Increasing Your Restaurant Profit Margin
Your restaurant can enhance profit margins and raise profitability in two primary ways: increasing sales or decreasing expenses. Although many restaurant owners focus solely on increasing sales volume, streamlining your costs while maintaining the revenue could also enhance your margins.
Upgrade Restaurant Technology:
The invention of restaurant technology can help you reduce the cost of restaurant staff, one of your most important, most manageable costs. Based on predicting and selling goals percent of working hours, restaurant planning software can help your management team manage your work hours while saving time and energy. In addition, dining technology as a mobile app can be a single point of contact for company-wide shift requests and messages, encouraging employee engagement.
Other restaurant technologies, such as a fully integrated point-of-sale (POS) system, restaurant-specific software, and performance reporting and financial reporting tools, can provide your management team with business insight.
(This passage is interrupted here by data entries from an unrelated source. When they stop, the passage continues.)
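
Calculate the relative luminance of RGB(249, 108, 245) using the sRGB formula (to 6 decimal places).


Linearize each channel (sRGB transfer function): c = v/255; c_lin = c/12.92 if c ≤ 0.04045, else ((c+0.055)/1.055)^2.4
  R: 249/255 ≈ 0.976471 > 0.04045 → ((0.976471+0.055)/1.055)^2.4 ≈ 0.947307
  G: 108/255 ≈ 0.423529 > 0.04045 → ((0.423529+0.055)/1.055)^2.4 ≈ 0.149960
  B: 245/255 ≈ 0.960784 > 0.04045 → ((0.960784+0.055)/1.055)^2.4 ≈ 0.913099
R_lin = 0.947307, G_lin = 0.149960, B_lin = 0.913099
L = 0.2126×R + 0.7152×G + 0.0722×B
L = 0.2126×0.947307 + 0.7152×0.149960 + 0.0722×0.913099
L ≈ 0.374574


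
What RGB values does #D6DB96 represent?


D6 → 214 (R)
DB → 219 (G)
96 → 150 (B)
= RGB(214, 219, 150)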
In contrast, innovative management software and actual reporting, compared to theory, can help you reduce food costs.
Add Online Ordering to Your Restaurant:
With 46% of smartphone users now using their cell phones to order restaurant releases or delivery at least once or twice a month, online ordering is a new tool to help boost sales. More restaurants add delivery as online orders grow and become more popular with Grubhub, Postmates, Uber Eats, and DoorDash. First, however, make sure you look at the results on your profit line by using your restaurant management plan to track the financial impact of adding a service delivery.
Manage Your Online Presence:
Your online presence is more significant than ever, with your new and existing customers looking online at your restaurant before visiting.
Engage with your digital-savvy customers, keep your website and menu updated, and, most importantly, make it easy to use. Make it a priority to manage your presence on major review sites, such as Yelp and Google, because this listing depends on whether you update or not. In addition, think of a strategy to respond to updates in a dignified, professional manner to keep up with your online reputation. With more customers relying on social media to be available, maintaining an aggressive social media presence can help you connect with new visitors and engage with regular ones.
Adopt a Customer Loyalty Program to Incentivize Repeat Customers
A loyalty program can be essential to create a deeper connection with your customers. Such a plan can reward your regular customers with points or discounts, increase sales volume, and visit the restaurant. A customer loyalty program can also aid you in tracking and understanding essential data about your customers, aids in menu changes, and inform business planning.
Understanding the restaurant’s average profit margin requires you to keep track of important metrics about your expenses and sales. Understanding your profit margin ensures that your business is healthy today and sets your restaurant a long-term success.
If you want to track the restaurant profit line using asset management or thoughtful planning, consider an integrated restaurant management system, now with the new Smart Ops Release. Restaurant365 includes software accounting software, restaurant software, software management software, staff remuneration + HR software, and software management on a cloud-based platform fully integrated with your POS system, as well as your food and beverage retailers and banking.